Fluidic Control of a Wing Tip Vortex

摘要

A novel technique of active wing tip vortex control was studied in a wind tunnel by deflecting a flap mounted at the tip of a semispan NACA 0015 wing model and then modifying the shear layer above the flap by means of zero mass-flux fluidic perturbations. Primary data acquired included surface pressure measurements and particle image velocimetry of the flap region and of the vortex downstream of the wing tip. The shear layer above the flap was particularly responsive to fluidic perturbations, requiring small relative momentum to produce large changes to the layer and consequently the vortex. However, integrated surface pressures showed that deflection of the shear layer, and even eliminating separation completely, had a relatively small effect on the overall aerodynamic loads.
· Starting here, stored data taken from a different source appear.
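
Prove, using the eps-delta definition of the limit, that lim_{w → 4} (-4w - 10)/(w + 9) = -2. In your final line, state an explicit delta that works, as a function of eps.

delta = min(13/2, (13/4)eps)

Let eps > 0. We want delta > 0 with 0 < |w − 4| < delta ⇒ |(-4w - 10)/(w + 9) + 2| < eps.
Combining over a common denominator, (-4w - 10)/(w + 9) + 2 = [(-4w - 10)·13 − (-26)·(w + 9)] / [13·(w + 9)] = -26(w − 4) / (13(w + 9)).
So |(-4w - 10)/(w + 9) + 2| = 26|w − 4| / (13·|w + 9|).
Restrict delta ≤ 13/2. Then |w − 4| < 13/2 gives |w + 9| = |(w − 4) + 13| ≥ 13 − 13/2 = 13/2.
Hence |(-4w - 10)/(w + 9) + 2| < 26|w − 4|/(13·(13/2)) = (4/13)|w − 4|, which is < eps once |w − 4| < (13/4)eps.
Take delta = min(13/2, (13/4)eps). Then 0 < |w − 4| < delta forces both bounds, so |(-4w - 10)/(w + 9) + 2| < eps.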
Deflection of the shear layer had the effect of moving the vortex outboard and changing the axial velocity at the vortex center from wakelike to jetlike flow. The spanwise deflection of the vortex centroids correlated with the nature of the loading near the wing tip: forward loading corresponded to inboard vortex movement; aft loading corresponded to outboard vortex movement. Variation of the vortex axial velocity was described using the mechanical energy equation where changes from wakelike to jetlike flow were, remarkably, comparable to the magnitude of the freestream velocity.